People who feel overly pressured to know ‘everything’ about money and feel unsafe expressing their inexperience may not seek the best advice. 

Instead of focusing on long-term strategies, they might chase high-risk investments in search of “that hit of success,” Yang says.

And short-term wins don’t always translate to long-term gains: American women outperformed men in their investments over a 10-year period, according to a the Fidelity Investments 2021 Women and Investing Study. Also, Canadian men trade more frequently than women, according to the Fair Canada Investor Survey from The Strategic Counsel, which could result in a bigger hit to their returns due to trading costs.  

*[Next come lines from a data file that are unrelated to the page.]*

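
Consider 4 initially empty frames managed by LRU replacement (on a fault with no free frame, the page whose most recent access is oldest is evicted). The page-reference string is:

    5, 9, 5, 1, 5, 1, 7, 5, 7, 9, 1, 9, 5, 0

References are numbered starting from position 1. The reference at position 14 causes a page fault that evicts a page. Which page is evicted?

pos 1: 5 → miss, frames [5]
pos 2: 9 → miss, frames [5, 9]
pos 3: 5 → hit
pos 4: 1 → miss, frames [9, 5, 1]
pos 5: 5 → hit
pos 6: 1 → hit
pos 7: 7 → miss, frames [9, 5, 1, 7]
pos 8: 5 → hit
pos 9: 7 → hit
pos 10: 9 → hit
pos 11: 1 → hit
pos 12: 9 → hit
pos 13: 5 → hit
pos 14: 0 → miss, evict 7, frames [1, 9, 5, 0]
At position 14, page 7 is evicted.

7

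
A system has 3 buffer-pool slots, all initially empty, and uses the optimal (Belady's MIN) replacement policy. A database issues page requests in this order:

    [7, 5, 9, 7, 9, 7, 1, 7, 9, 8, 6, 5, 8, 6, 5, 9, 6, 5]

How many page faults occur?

8

7: miss, frames {7}
5: miss, frames {7,5}
9: miss, frames {7,5,9}
7: hit
9: hit
7: hit
1: miss, evict 5, frames {7,9,1}
7: hit
9: hit
8: miss, evict 1, frames {7,9,8}
6: miss, evict 7, frames {9,8,6}
5: miss, evict 9, frames {8,6,5}
8: hit
6: hit
5: hit
9: miss, evict 8, frames {6,5,9}
6: hit
5: hit
Page faults: 8.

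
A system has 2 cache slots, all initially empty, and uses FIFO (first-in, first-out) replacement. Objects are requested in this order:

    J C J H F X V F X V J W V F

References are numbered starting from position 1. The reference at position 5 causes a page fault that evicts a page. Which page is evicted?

pos 1: J -> fault, frames {J}
pos 2: C -> fault, frames {J,C}
pos 3: J -> hit
pos 4: H -> fault, evict J, frames {C,H}
pos 5: F -> fault, evict C, frames {H,F}
At position 5, page C is evicted.

C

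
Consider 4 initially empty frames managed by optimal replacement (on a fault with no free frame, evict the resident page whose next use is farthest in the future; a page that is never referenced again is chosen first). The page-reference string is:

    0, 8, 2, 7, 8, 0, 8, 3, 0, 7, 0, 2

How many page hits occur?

7

0: fault, frames {0}
8: fault, frames {0,8}
2: fault, frames {0,8,2}
7: fault, frames {0,8,2,7}
8: hit
0: hit
8: hit
3: fault, evict 8, frames {0,2,7,3}
0: hit
7: hit
0: hit
2: hit
Hits: 7.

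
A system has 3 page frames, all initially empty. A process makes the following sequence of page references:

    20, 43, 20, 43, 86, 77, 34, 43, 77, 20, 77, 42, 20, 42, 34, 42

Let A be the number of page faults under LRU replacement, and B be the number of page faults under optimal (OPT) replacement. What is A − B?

2

Under LRU: F F . . F F F F . F . F . . F . → 9 faults.
Under OPT: F F . . F F F . . F . F . . . . → 7 faults.
A − B = 9 − 7 = 2.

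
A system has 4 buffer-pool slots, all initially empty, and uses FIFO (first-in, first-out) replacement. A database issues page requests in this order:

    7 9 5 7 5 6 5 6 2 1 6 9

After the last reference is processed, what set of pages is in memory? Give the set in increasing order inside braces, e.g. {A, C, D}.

7 -> miss, frames [7]
9 -> miss, frames [7, 9]
5 -> miss, frames [7, 9, 5]
7 -> hit
5 -> hit
6 -> miss, frames [7, 9, 5, 6]
5 -> hit
6 -> hit
2 -> miss, evict 7, frames [9, 5, 6, 2]
1 -> miss, evict 9, frames [5, 6, 2, 1]
6 -> hit
9 -> miss, evict 5, frames [6, 2, 1, 9]

{1, 2, 6, 9}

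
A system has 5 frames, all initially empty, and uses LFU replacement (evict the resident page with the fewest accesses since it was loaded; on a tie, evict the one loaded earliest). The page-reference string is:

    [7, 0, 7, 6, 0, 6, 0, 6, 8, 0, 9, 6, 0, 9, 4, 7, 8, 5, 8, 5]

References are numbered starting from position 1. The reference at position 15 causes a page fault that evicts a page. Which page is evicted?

8

pos 1: 7: miss, frames (7)
pos 2: 0: miss, frames (7 0)
pos 3: 7: hit
pos 4: 6: miss, frames (7 0 6)
pos 5: 0: hit
pos 6: 6: hit
pos 7: 0: hit
pos 8: 6: hit
pos 9: 8: miss, frames (7 0 6 8)
pos 10: 0: hit
pos 11: 9: miss, frames (7 0 6 8 9)
pos 12: 6: hit
pos 13: 0: hit
pos 14: 9: hit
pos 15: 4: miss, evict 8, frames (7 0 6 9 4)
At position 15, page 8 is evicted.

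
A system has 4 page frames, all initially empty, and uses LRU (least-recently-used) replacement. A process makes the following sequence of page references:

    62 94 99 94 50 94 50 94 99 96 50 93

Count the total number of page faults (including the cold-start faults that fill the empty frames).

62 -> miss, frames {62}
94 -> miss, frames {62,94}
99 -> miss, frames {62,94,99}
94 -> hit
50 -> miss, frames {62,99,94,50}
94 -> hit
50 -> hit
94 -> hit
99 -> hit
96 -> miss, evict 62, frames {50,94,99,96}
50 -> hit
93 -> miss, evict 94, frames {99,96,50,93}
Page faults: 6.

6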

Binary financial systems exclude entire communities

If the financial system is primarily geared toward a straight white male mindset, then non-binary, LGBTQ2s+, and BIPOC communities lose out.  

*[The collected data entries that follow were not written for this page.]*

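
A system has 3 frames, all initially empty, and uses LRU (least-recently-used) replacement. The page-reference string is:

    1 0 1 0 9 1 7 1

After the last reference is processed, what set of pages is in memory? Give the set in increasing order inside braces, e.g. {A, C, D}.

1: fault, frames [1]
0: fault, frames [1, 0]
1: hit
0: hit
9: fault, frames [1, 0, 9]
1: hit
7: fault, evict 0, frames [9, 1, 7]
1: hit

{1, 7, 9}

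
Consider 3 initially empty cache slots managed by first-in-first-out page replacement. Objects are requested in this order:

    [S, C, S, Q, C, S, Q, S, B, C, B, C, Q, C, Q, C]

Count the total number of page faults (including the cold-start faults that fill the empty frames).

S: miss, frames [S]
C: miss, frames [S, C]
S: hit
Q: miss, frames [S, C, Q]
C: hit
S: hit
Q: hit
S: hit
B: miss, evict S, frames [C, Q, B]
C: hit
B: hit
C: hit
Q: hit
C: hit
Q: hit
C: hit
Page faults: 4.

4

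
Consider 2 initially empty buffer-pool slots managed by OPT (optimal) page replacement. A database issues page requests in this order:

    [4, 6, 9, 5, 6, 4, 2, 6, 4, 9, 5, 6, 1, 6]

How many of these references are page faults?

4: miss, frames {4}
6: miss, frames {4,6}
9: miss, evict 4, frames {6,9}
5: miss, evict 9, frames {6,5}
6: hit
4: miss, evict 5, frames {6,4}
2: miss, evict 4, frames {6,2}
6: hit
4: miss, evict 2, frames {6,4}
9: miss, evict 4, frames {6,9}
5: miss, evict 9, frames {6,5}
6: hit
1: miss, evict 5, frames {6,1}
6: hit
Page faults: 10.

10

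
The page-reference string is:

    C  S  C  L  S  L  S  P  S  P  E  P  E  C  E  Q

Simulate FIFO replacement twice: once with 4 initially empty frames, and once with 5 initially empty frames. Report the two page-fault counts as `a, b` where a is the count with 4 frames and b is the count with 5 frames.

7, 6

4 frames: F F . F . . . F . . F . . F . F → 7 faults.
5 frames: F F . F . . . F . . F . . . . F → 6 faults.
6 < 7: adding a frame reduced faults, as is typical.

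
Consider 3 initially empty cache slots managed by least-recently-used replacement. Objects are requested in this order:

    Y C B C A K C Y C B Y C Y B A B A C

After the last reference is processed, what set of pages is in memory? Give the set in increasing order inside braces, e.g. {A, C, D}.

Y -> fault, frames {Y}
C -> fault, frames {Y,C}
B -> fault, frames {Y,C,B}
C -> hit
A -> fault, evict Y, frames {B,C,A}
K -> fault, evict B, frames {C,A,K}
C -> hit
Y -> fault, evict A, frames {K,C,Y}
C -> hit
B -> fault, evict K, frames {Y,C,B}
Y -> hit
C -> hit
Y -> hit
B -> hit
A -> fault, evict C, frames {Y,B,A}
B -> hit
A -> hit
C -> fault, evict Y, frames {B,A,C}

{A, B, C}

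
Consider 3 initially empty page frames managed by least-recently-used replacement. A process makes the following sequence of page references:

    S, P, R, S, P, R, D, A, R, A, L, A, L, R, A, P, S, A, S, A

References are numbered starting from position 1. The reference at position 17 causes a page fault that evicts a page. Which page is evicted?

R

pos 1: S: fault, frames [S]
pos 2: P: fault, frames [S, P]
pos 3: R: fault, frames [S, P, R]
pos 4: S: hit
pos 5: P: hit
pos 6: R: hit
pos 7: D: fault, evict S, frames [P, R, D]
pos 8: A: fault, evict P, frames [R, D, A]
pos 9: R: hit
pos 10: A: hit
pos 11: L: fault, evict D, frames [R, A, L]
pos 12: A: hit
pos 13: L: hit
pos 14: R: hit
pos 15: A: hit
pos 16: P: fault, evict L, frames [R, A, P]
pos 17: S: fault, evict R, frames [A, P, S]
At position 17, page R is evicted.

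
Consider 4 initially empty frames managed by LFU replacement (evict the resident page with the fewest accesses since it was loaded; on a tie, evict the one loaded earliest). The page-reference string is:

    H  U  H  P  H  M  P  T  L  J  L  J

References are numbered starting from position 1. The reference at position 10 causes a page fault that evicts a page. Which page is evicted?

T

pos 1: H → miss, frames (H)
pos 2: U → miss, frames (H U)
pos 3: H → hit
pos 4: P → miss, frames (H U P)
pos 5: H → hit
pos 6: M → miss, frames (H U P M)
pos 7: P → hit
pos 8: T → miss, evict U, frames (H P M T)
pos 9: L → miss, evict M, frames (H P T L)
pos 10: J → miss, evict T, frames (H P L J)
At position 10, page T is evicted.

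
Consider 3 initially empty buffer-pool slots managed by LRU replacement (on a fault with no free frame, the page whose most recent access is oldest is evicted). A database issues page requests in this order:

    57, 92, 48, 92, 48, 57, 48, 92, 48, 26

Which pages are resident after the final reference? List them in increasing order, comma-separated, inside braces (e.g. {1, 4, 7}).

57 → miss, frames (57)
92 → miss, frames (57 92)
48 → miss, frames (57 92 48)
92 → hit
48 → hit
57 → hit
48 → hit
92 → hit
48 → hit
26 → miss, evict 57, frames (92 48 26)

{26, 48, 92}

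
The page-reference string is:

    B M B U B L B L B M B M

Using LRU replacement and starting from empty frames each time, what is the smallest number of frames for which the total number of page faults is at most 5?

f=1: 12 faults
f=2: 5 faults
f=3: 5 faults
f=4: 4 faults
Smallest f with faults ≤ 5 is 2.

2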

LGBTQ2s+ entrepreneurs in Canada feel banks are less likely to issue loans to people like them, according to a 2022 study by the Women’s Enterprise Organization of Canada (WEOC). The study also finds racialized and Indigenous respondents are three times more likely to feel banks would be biased toward them than their non-intersectional counterparts. 

With LGBTQ2s+ entrepreneurs generating over $22 billion for the economy, and Indigenous-led businesses adding $33 billion to the GDP, a lack of inclusive spaces inhibits growth in these communities and weakens the economy. 

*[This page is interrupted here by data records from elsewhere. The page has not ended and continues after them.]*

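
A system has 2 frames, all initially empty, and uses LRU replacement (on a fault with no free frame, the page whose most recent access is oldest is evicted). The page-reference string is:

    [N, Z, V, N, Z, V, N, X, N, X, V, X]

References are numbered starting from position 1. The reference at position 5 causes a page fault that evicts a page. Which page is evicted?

V

pos 1: N → miss, frames [N]
pos 2: Z → miss, frames [N, Z]
pos 3: V → miss, evict N, frames [Z, V]
pos 4: N → miss, evict Z, frames [V, N]
pos 5: Z → miss, evict V, frames [N, Z]
At position 5, page V is evicted.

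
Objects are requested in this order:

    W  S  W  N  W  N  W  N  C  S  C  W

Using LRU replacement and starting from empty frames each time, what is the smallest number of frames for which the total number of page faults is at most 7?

2

f=1: 12 faults
f=2: 6 faults
f=3: 6 faults
f=4: 4 faults
Smallest f with faults ≤ 7 is 2.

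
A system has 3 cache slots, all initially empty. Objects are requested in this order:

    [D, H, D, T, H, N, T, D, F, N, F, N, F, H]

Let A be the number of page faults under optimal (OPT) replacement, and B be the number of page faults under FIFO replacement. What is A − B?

Under OPT: F F . F . F . . F . . . . F → 6 faults.
Under FIFO: F F . F . F . F F . . . . F → 7 faults.
A − B = 6 − 7 = -1.

-1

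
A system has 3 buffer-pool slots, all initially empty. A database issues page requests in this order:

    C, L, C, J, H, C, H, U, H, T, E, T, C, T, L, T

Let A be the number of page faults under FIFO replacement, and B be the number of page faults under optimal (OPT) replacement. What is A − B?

Under FIFO: F F . F F F . F . F F . F . F F → 11 faults.
Under OPT: F F . F F . . F . F F . . . F . → 8 faults.
A − B = 11 − 8 = 3.

3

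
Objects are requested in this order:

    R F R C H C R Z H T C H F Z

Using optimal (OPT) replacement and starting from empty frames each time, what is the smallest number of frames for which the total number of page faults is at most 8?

f=1: 14 faults
f=2: 10 faults
f=3: 8 faults
f=4: 7 faults
f=5: 6 faults
f=6: 6 faults
Smallest f with faults ≤ 8 is 3.

3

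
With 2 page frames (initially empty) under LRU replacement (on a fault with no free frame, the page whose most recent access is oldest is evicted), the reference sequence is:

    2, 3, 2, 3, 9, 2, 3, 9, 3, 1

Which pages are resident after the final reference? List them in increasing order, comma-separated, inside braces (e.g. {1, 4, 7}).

{1, 3}

2 -> fault, frames {2}
3 -> fault, frames {2,3}
2 -> hit
3 -> hit
9 -> fault, evict 2, frames {3,9}
2 -> fault, evict 3, frames {9,2}
3 -> fault, evict 9, frames {2,3}
9 -> fault, evict 2, frames {3,9}
3 -> hit
1 -> fault, evict 9, frames {3,1}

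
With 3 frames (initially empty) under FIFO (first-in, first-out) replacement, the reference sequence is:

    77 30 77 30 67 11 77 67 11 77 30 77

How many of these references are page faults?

77 -> miss, frames [77]
30 -> miss, frames [77, 30]
77 -> hit
30 -> hit
67 -> miss, frames [77, 30, 67]
11 -> miss, evict 77, frames [30, 67, 11]
77 -> miss, evict 30, frames [67, 11, 77]
67 -> hit
11 -> hit
77 -> hit
30 -> miss, evict 67, frames [11, 77, 30]
77 -> hit
Page faults: 6.

6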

3 ways to break the bias cycle

Who you intentionally listen to, who you tune out and who you never hear from can shape your financial future. Here are three actionable ways to mitigate bias and build inclusivity online and within your community:

1. Celebrate differences

Everyone absorbs financial information differently, and cultivating online spaces that speak to various perspectives and learning techniques benefits everyone. 

For example, a 2024 study titled The Gendered Language of Financial Advice: Finfluencers, Framing, and Subconscious Preferences shows that male-oriented social media posts tend to focus on graphs, numbers, sharing “secrets” and tracking market trends, while female-oriented posts focus on personal narratives, empathic advice and financial basics. 

When asked to rate the posts on trustworthiness and relatability, women favoured the female-oriented posts, and men the male-oriented posts, suggesting a subconscious preference. 

These preferences aren’t inherently problematic. Some people connect more with numbers and charts, others with storytelling. If your feed is filled with the same kinds of people, giving the same advice, in the same way, it might be time to step back and think about why. 

Ask yourself: Am I receiving guidance that fits my learning style — or am I under the thumb of a narrow algorithm? Try following one new creator outside your usual sphere this week, and reflect on how their approach resonates with you.

2. Grow confidence through community

Facilitating safe spaces where women can discuss personal stories and define financial concepts in their own words “can significantly enhance their financial confidence and promote positive financial behaviours,” according to a recent report from the Financial Consumer Agency of Canada, From Clicks to Confidence. 

Promoting content from different voices can help reduce barriers for future generations. “There are hundreds of thousands of 19-year-old Joylees out there who have no formal education in finance, who are scared as hell about the stock market and whose families can’t help them,” Yang says. “When I make every single video, I make it so that the 19-year-old Joylee would understand.”

Ask yourself: When’s the last time I shared my own financial question or story, or listened to someone else share theirs? Try joining an online forum or starting a conversation with friends and family.

3. Raise awareness by clocking biases

Simply knowing that these biases exist — and actively clocking them in the wild — can help you cultivate a more confident financial environment for all. 

Ask yourself: How do I respond to different types of advice? Do I associate confidence with competence, even when the information is shaky? Try noting one piece of advice you initially dismissed, and revisit it with fresh eyes. Question your assumptions, and support those who feel hesitant.